After taking a break since leaving the Open Networking Foundation (ONF) in September 2016, Dan Pitt today became senior vice president at MEF.

Pitt plans to focus on three general things at MEF: technical network functions virtualization (NFV) work; collaboration with NFV vendors and operators; and outreach to open source groups and standards bodies.

“The first is working with the CTO office on exploiting what we already have with NFV and LSO [lifecycle services orchestration],” says Pitt. “This is technical. The other two are about organizations and people.”

In terms of NFV and LSO, MEF published an LSO Reference Architecture & Framework in March 2016.  And it published a white paper in November 2016 entitled “An Industry Initiative for Third Generation Network and Services.”

These documents lay the foundation for its technical work in NFV and LSO. Pitt will work with the existing framework that MEF has in place and help propel it forward. MEF is also expanding its networking purview from not only Carrier Ethernet work, but also work for the optical layer and IP layer.

“What we try to do in MEF is define the services; that’s something we’ve done and will expand,” says Pitt.

People & Organizations

Secondly, Pitt will tap his ONF experience to continue to bring together vendors and operators and expand MEF's membership. MEF already has more than 200 members, including more than 130 service providers.

“The operational expertise of the MEF members is a real advantage,” he says. “What I’ve admired about MEF; they took a basic technology and said ‘you can create lucrative services’. And with this huge number of MEF members they’ve shown that is possible.”

Finally, his third focus is “more of an external ecosystem opportunity,” he says, referring to open source projects and standards bodies, whose work needs to be integrated.

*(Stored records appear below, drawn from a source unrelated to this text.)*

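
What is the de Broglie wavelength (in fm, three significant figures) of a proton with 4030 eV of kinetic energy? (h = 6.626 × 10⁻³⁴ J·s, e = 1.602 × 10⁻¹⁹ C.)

KE = 4030 eV = 6.456 × 10⁻¹⁶ J.
p = √(2mKE) = √(2 × 1.673 × 10⁻²⁷ × 6.456 × 10⁻¹⁶) = 1.470 × 10⁻²¹ kg·m/s.
λ = h/p = 6.626 × 10⁻³⁴ / 1.470 × 10⁻²¹ = 4.51 × 10⁻¹³ m = 451 fm.

λ = 451 fm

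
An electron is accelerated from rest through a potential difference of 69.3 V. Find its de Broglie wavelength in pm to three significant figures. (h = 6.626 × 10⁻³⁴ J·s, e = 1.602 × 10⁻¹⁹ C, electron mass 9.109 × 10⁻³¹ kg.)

λ = 147 pm

KE = eV = 1.602 × 10⁻¹⁹ × 69.30 = 1.110 × 10⁻¹⁷ J.
p = √(2mKE) = √(2 × 9.109 × 10⁻³¹ × 1.110 × 10⁻¹⁷) = 4.497 × 10⁻²⁴ kg·m/s.
λ = h/p = 6.626 × 10⁻³⁴ / 4.497 × 10⁻²⁴ = 1.47 × 10⁻¹⁰ m = 147 pm.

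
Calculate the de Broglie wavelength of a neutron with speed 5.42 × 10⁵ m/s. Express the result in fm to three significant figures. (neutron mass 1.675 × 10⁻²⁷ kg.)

p = mv = 1.675 × 10⁻²⁷ × 5.42 × 10⁵ = 9.078 × 10⁻²² kg·m/s.
λ = h/p = 6.626 × 10⁻³⁴ / 9.078 × 10⁻²² = 7.30 × 10⁻¹³ m = 730 fm.

λ = 730 fm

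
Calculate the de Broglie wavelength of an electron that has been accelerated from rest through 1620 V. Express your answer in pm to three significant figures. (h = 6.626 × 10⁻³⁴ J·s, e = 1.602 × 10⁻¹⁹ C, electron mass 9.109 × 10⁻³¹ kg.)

λ = 30.5 pm

KE = eV = 1.602 × 10⁻¹⁹ × 1620 = 2.595 × 10⁻¹⁶ J.
p = √(2mKE) = √(2 × 9.109 × 10⁻³¹ × 2.595 × 10⁻¹⁶) = 2.174 × 10⁻²³ kg·m/s.
λ = h/p = 6.626 × 10⁻³⁴ / 2.174 × 10⁻²³ = 3.05 × 10⁻¹¹ m = 30.5 pm.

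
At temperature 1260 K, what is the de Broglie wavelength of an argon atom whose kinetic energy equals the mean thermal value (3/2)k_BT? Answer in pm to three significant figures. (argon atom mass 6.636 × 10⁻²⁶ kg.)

KE = (3/2)k_BT = 1.5 × 1.381 × 10⁻²³ × 1260 = 2.610 × 10⁻²⁰ J.
p = √(2mKE) = √(2 × 6.636 × 10⁻²⁶ × 2.610 × 10⁻²⁰) = 5.886 × 10⁻²³ kg·m/s.
λ = h/p = 1.13 × 10⁻¹¹ m = 11.3 pm.

λ = 11.3 pm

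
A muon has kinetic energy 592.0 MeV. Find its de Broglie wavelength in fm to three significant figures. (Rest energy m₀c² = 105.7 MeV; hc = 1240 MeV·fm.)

λ = 1.80 fm

Total energy E = KE + m₀c² = 592.0 + 105.7 = 697.7 MeV.
(pc)² = E² − (m₀c²)² = (697.7)² − (105.7)² = 4.756 × 10⁵ MeV², so pc = 689.6 MeV.
λ = hc/(pc) = 1240 MeV·fm / 689.6 MeV = 1.80 fm.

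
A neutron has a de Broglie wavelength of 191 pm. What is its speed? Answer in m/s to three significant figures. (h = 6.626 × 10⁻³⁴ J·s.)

p = h/λ = 6.626 × 10⁻³⁴ / 1.910 × 10⁻¹⁰ = 3.469 × 10⁻²⁴ kg·m/s.
v = p/m = 3.469 × 10⁻²⁴ / 1.675 × 10⁻²⁷ = 2.07 × 10³ m/s = 2070 m/s.

v = 2070 m/s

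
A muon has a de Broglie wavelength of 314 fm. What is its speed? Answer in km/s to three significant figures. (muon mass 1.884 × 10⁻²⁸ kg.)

p = h/λ = 6.626 × 10⁻³⁴ / 3.140 × 10⁻¹³ = 2.110 × 10⁻²¹ kg·m/s.
v = p/m = 2.110 × 10⁻²¹ / 1.884 × 10⁻²⁸ = 1.12 × 10⁷ m/s = 1.12 × 10⁴ km/s.

v = 1.12 × 10⁴ km/s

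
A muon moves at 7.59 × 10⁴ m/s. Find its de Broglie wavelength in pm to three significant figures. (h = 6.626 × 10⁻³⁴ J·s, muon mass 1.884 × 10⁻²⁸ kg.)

λ = 46.3 pm

p = mv = 1.884 × 10⁻²⁸ × 7.59 × 10⁴ = 1.430 × 10⁻²³ kg·m/s.
λ = h/p = 6.626 × 10⁻³⁴ / 1.430 × 10⁻²³ = 4.63 × 10⁻¹¹ m = 46.3 pm.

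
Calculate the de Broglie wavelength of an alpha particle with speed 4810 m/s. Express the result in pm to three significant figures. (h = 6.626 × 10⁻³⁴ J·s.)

p = mv = 6.645 × 10⁻²⁷ × 4810 = 3.196 × 10⁻²³ kg·m/s.
λ = h/p = 6.626 × 10⁻³⁴ / 3.196 × 10⁻²³ = 2.07 × 10⁻¹¹ m = 20.7 pm.

λ = 20.7 pm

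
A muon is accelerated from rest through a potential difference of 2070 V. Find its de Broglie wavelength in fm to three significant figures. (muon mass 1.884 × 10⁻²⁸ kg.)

KE = eV = 1.602 × 10⁻¹⁹ × 2070 = 3.316 × 10⁻¹⁶ J.
p = √(2mKE) = √(2 × 1.884 × 10⁻²⁸ × 3.316 × 10⁻¹⁶) = 3.535 × 10⁻²² kg·m/s.
λ = h/p = 6.626 × 10⁻³⁴ / 3.535 × 10⁻²² = 1.87 × 10⁻¹² m = 1870 fm.

λ = 1870 fm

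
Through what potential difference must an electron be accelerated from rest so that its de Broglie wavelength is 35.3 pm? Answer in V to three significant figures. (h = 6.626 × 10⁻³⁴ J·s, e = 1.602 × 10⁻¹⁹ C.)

p = h/λ = 6.626 × 10⁻³⁴ / 3.530 × 10⁻¹¹ = 1.877 × 10⁻²³ kg·m/s.
KE = p²/(2m) = 1.934 × 10⁻¹⁶ J.
V = KE/e = 1.934 × 10⁻¹⁶ / (1.602 × 10⁻¹⁹) = 1210 V.

V = 1210 V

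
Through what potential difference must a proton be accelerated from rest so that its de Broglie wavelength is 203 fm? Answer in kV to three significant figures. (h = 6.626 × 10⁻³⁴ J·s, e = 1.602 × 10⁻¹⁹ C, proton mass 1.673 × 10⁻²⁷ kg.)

V = 19.9 kV

p = h/λ = 6.626 × 10⁻³⁴ / 2.030 × 10⁻¹³ = 3.264 × 10⁻²¹ kg·m/s.
KE = p²/(2m) = 3.184 × 10⁻¹⁵ J.
V = KE/e = 3.184 × 10⁻¹⁵ / (1.602 × 10⁻¹⁹) = 19.9 kV.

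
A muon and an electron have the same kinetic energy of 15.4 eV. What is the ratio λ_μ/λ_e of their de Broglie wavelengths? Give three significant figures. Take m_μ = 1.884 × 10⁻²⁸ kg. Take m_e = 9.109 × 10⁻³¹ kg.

λ_μ/λ_e = 0.0695

At fixed KE, p = √(2mKE) so λ = h/p ∝ 1/√m.
λ_μ/λ_e = √(m_e/m_μ) = √(9.109 × 10⁻³¹/1.884 × 10⁻²⁸) = √(4.835 × 10⁻³) = 0.0695.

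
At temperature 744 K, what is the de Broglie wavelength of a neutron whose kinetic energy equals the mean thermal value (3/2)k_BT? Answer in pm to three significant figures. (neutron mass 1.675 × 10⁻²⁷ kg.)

λ = 92.2 pm

KE = (3/2)k_BT = 1.5 × 1.381 × 10⁻²³ × 744 = 1.541 × 10⁻²⁰ J.
p = √(2mKE) = √(2 × 1.675 × 10⁻²⁷ × 1.541 × 10⁻²⁰) = 7.185 × 10⁻²⁴ kg·m/s.
λ = h/p = 9.22 × 10⁻¹¹ m = 92.2 pm.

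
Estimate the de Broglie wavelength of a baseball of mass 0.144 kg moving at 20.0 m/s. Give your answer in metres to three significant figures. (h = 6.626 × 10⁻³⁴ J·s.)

λ = 2.30 × 10⁻³⁴ m

p = mv = 0.144 × 20.0 = 2.880 kg·m/s.
λ = h/p = 6.626 × 10⁻³⁴ / 2.880 = 2.30 × 10⁻³⁴ m.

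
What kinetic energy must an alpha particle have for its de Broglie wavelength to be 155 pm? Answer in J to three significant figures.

KE = 1.38 × 10⁻²¹ J

p = h/λ = 6.626 × 10⁻³⁴ / 1.550 × 10⁻¹⁰ = 4.275 × 10⁻²⁴ kg·m/s.
KE = p²/(2m) = (4.275 × 10⁻²⁴)² / (2 × 6.645 × 10⁻²⁷) = 1.375 × 10⁻²¹ J = 1.38 × 10⁻²¹ J.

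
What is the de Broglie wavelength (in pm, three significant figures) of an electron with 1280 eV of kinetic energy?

KE = 1280 eV = 2.051 × 10⁻¹⁶ J.
p = √(2mKE) = √(2 × 9.109 × 10⁻³¹ × 2.051 × 10⁻¹⁶) = 1.933 × 10⁻²³ kg·m/s.
λ = h/p = 6.626 × 10⁻³⁴ / 1.933 × 10⁻²³ = 3.43 × 10⁻¹¹ m = 34.3 pm.

λ = 34.3 pm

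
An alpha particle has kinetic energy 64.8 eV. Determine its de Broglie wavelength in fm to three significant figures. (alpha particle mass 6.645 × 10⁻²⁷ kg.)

KE = 64.8 eV = 1.038 × 10⁻¹⁷ J.
p = √(2mKE) = √(2 × 6.645 × 10⁻²⁷ × 1.038 × 10⁻¹⁷) = 3.714 × 10⁻²² kg·m/s.
λ = h/p = 6.626 × 10⁻³⁴ / 3.714 × 10⁻²² = 1.78 × 10⁻¹² m = 1780 fm.

λ = 1780 fm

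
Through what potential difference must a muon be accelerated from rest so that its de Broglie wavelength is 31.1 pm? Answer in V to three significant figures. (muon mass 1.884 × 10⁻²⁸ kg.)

V = 7.52 V

p = h/λ = 6.626 × 10⁻³⁴ / 3.110 × 10⁻¹¹ = 2.131 × 10⁻²³ kg·m/s.
KE = p²/(2m) = 1.205 × 10⁻¹⁸ J.
V = KE/e = 1.205 × 10⁻¹⁸ / (1.602 × 10⁻¹⁹) = 7.52 V.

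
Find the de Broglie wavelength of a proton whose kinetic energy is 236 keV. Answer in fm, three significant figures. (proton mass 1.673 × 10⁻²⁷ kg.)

KE = 236 keV = 3.781 × 10⁻¹⁴ J.
p = √(2mKE) = √(2 × 1.673 × 10⁻²⁷ × 3.781 × 10⁻¹⁴) = 1.125 × 10⁻²⁰ kg·m/s.
λ = h/p = 6.626 × 10⁻³⁴ / 1.125 × 10⁻²⁰ = 5.89 × 10⁻¹⁴ m = 58.9 fm.

λ = 58.9 fm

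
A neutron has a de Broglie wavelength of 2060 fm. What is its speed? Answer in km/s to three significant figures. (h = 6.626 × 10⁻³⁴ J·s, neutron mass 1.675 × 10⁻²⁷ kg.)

v = 192 km/s

p = h/λ = 6.626 × 10⁻³⁴ / 2.060 × 10⁻¹² = 3.217 × 10⁻²² kg·m/s.
v = p/m = 3.217 × 10⁻²² / 1.675 × 10⁻²⁷ = 1.92 × 10⁵ m/s = 192 km/s.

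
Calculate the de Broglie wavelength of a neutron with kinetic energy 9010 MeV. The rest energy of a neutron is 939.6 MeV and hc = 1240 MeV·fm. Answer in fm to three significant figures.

Total energy E = KE + m₀c² = 9010 + 939.6 = 9949.6 MeV.
(pc)² = E² − (m₀c²)² = (9949.6)² − (939.6)² = 9.811 × 10⁷ MeV², so pc = 9905 MeV.
λ = hc/(pc) = 1240 MeV·fm / 9905 MeV = 0.125 fm.

λ = 0.125 fm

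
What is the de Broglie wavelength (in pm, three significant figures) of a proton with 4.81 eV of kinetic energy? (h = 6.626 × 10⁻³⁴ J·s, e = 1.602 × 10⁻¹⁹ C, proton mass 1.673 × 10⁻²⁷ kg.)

λ = 13.0 pm

KE = 4.81 eV = 7.706 × 10⁻¹⁹ J.
p = √(2mKE) = √(2 × 1.673 × 10⁻²⁷ × 7.706 × 10⁻¹⁹) = 5.078 × 10⁻²³ kg·m/s.
λ = h/p = 6.626 × 10⁻³⁴ / 5.078 × 10⁻²³ = 1.30 × 10⁻¹¹ m = 13.0 pm.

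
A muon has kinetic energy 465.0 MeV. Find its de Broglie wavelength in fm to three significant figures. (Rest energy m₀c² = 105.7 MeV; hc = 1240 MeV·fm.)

Total energy E = KE + m₀c² = 465.0 + 105.7 = 570.7 MeV.
(pc)² = E² − (m₀c²)² = (570.7)² − (105.7)² = 3.145 × 10⁵ MeV², so pc = 560.8 MeV.
λ = hc/(pc) = 1240 MeV·fm / 560.8 MeV = 2.21 fm.

λ = 2.21 fm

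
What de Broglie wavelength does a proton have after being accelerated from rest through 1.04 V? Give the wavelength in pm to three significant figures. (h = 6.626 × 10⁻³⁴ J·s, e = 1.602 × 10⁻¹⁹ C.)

KE = eV = 1.602 × 10⁻¹⁹ × 1.040 = 1.666 × 10⁻¹⁹ J.
p = √(2mKE) = √(2 × 1.673 × 10⁻²⁷ × 1.666 × 10⁻¹⁹) = 2.361 × 10⁻²³ kg·m/s.
λ = h/p = 6.626 × 10⁻³⁴ / 2.361 × 10⁻²³ = 2.81 × 10⁻¹¹ m = 28.1 pm.

λ = 28.1 pm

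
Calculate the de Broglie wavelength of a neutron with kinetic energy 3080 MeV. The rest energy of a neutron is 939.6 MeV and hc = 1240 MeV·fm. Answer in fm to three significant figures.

Total energy E = KE + m₀c² = 3080 + 939.6 = 4019.6 MeV.
(pc)² = E² − (m₀c²)² = (4019.6)² − (939.6)² = 1.527 × 10⁷ MeV², so pc = 3908 MeV.
λ = hc/(pc) = 1240 MeV·fm / 3908 MeV = 0.317 fm.

λ = 0.317 fm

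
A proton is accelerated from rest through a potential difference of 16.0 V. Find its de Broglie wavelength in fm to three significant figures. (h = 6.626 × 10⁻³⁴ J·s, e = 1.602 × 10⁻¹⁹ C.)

λ = 7150 fm

KE = eV = 1.602 × 10⁻¹⁹ × 16.00 = 2.563 × 10⁻¹⁸ J.
p = √(2mKE) = √(2 × 1.673 × 10⁻²⁷ × 2.563 × 10⁻¹⁸) = 9.261 × 10⁻²³ kg·m/s.
λ = h/p = 6.626 × 10⁻³⁴ / 9.261 × 10⁻²³ = 7.15 × 10⁻¹² m = 7150 fm.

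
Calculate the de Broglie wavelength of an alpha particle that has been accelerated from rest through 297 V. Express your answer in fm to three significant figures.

λ = 589 fm

KE = 2eV = 2 × 1.602 × 10⁻¹⁹ × 297.0 = 9.516 × 10⁻¹⁷ J.
p = √(2mKE) = √(2 × 6.645 × 10⁻²⁷ × 9.516 × 10⁻¹⁷) = 1.125 × 10⁻²¹ kg·m/s.
λ = h/p = 6.626 × 10⁻³⁴ / 1.125 × 10⁻²¹ = 5.89 × 10⁻¹³ m = 589 fm.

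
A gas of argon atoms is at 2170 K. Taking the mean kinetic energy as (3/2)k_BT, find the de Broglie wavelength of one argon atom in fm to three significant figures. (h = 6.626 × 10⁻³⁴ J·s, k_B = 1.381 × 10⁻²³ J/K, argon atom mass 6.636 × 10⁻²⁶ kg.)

KE = (3/2)k_BT = 1.5 × 1.381 × 10⁻²³ × 2170 = 4.495 × 10⁻²⁰ J.
p = √(2mKE) = √(2 × 6.636 × 10⁻²⁶ × 4.495 × 10⁻²⁰) = 7.724 × 10⁻²³ kg·m/s.
λ = h/p = 8.58 × 10⁻¹² m = 8580 fm.

λ = 8580 fm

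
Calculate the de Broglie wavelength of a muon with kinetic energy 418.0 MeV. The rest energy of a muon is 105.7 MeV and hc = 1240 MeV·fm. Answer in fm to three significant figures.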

The organizations that collaborated on the November white paper pretty much comprise the external groups MEF will initially be working with. They include ON.Lab, ONOS, OPEN-O, OpenDaylight (ODL), ONF, Open Platform for NFV (OPNFV), and TM Forum.

Back in September, Dave Ward, CTO of engineering and chief architect at Cisco, suggested that an umbrella organization over all the various open source groups working in SDN and NFV might be in order. Perhaps MEF will end up filling that role.

Services

Another big focus of MEF is helping operators not only with their connections, but also with creating new services. Stan Hubbard, MEF’s director of communications and research, says, “We have this $80 billion market for Carrier Ethernet, and $50 billion is for services. It’s the most rapidly growing data services market.”

So MEF is working on APIs for both north/south technical connectivity as well as east/west for commercial services.

Hubbard says the commercial opportunities of LSO were of keen interest to MEF members at their most recent summit.